# Square Root of 2 as a Continued Fraction

To represent the $\sqrt{2}$ as a continued fraction we start with the obvious

$\sqrt{2}=1+(\sqrt{2}-1)=1+\frac{1}{1+\sqrt{2}}$.

What is worth observing is that $\sqrt{2}$ appears on the two sides of the equality, making it possible to replace it recursively.
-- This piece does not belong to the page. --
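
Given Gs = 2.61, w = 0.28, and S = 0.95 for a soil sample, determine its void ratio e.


Using the relation e = Gs * w / S
e = 2.61 * 0.28 / 0.95
e = 0.7693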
The first step gives

\begin{align} \sqrt{2} &= 1+\frac{1}{1+\sqrt{2}} \\ &=1 + \frac{1}{1+(1+\frac{1}{1+\sqrt{2}})} \\ &=1 + \frac{1}{2+\frac{1}{1+\sqrt{2}}}. \end{align}

Naturally, we may continue:

\begin{align} \sqrt{2} &= 1+\frac{1}{1+\sqrt{2}} \\ &=1 + \frac{1}{2+\frac{1}{1+\sqrt{2}}} \\ &=1 + \frac{1}{2+\frac{1}{1+(1+\frac{1}{1+\sqrt{2}})}} \\ &=1 + \frac{1}{2+\frac{1}{2+\frac{1}{1+\sqrt{2}}}}. \end{align}

The process never ends so that $\sqrt{2}$ comes out to be an infinite comtinued fractions:

\begin{align} \sqrt{2} &= 1+\frac{1}{1+\sqrt{2}} \\ &=1 + \frac{1}{2+\frac{1}{1+\sqrt{2}}} \\ &=1 + \frac{1}{2+\frac{1}{2+\frac{1}{1+\sqrt{2}}}} \\ &=1 + \frac{1}{2+\frac{1}{2+\frac{1}{1+(1+\frac{1}{1+\sqrt{2}})}}} \\ &=1 + \frac{1}{2+\frac{1}{2+\frac{1}{2+\ldots }}}, \end{align}

which is written compactly as $[1;2,2,2,\ldots ]$. Being an inifinite continued fraction, $\sqrt{2}$ is irrational.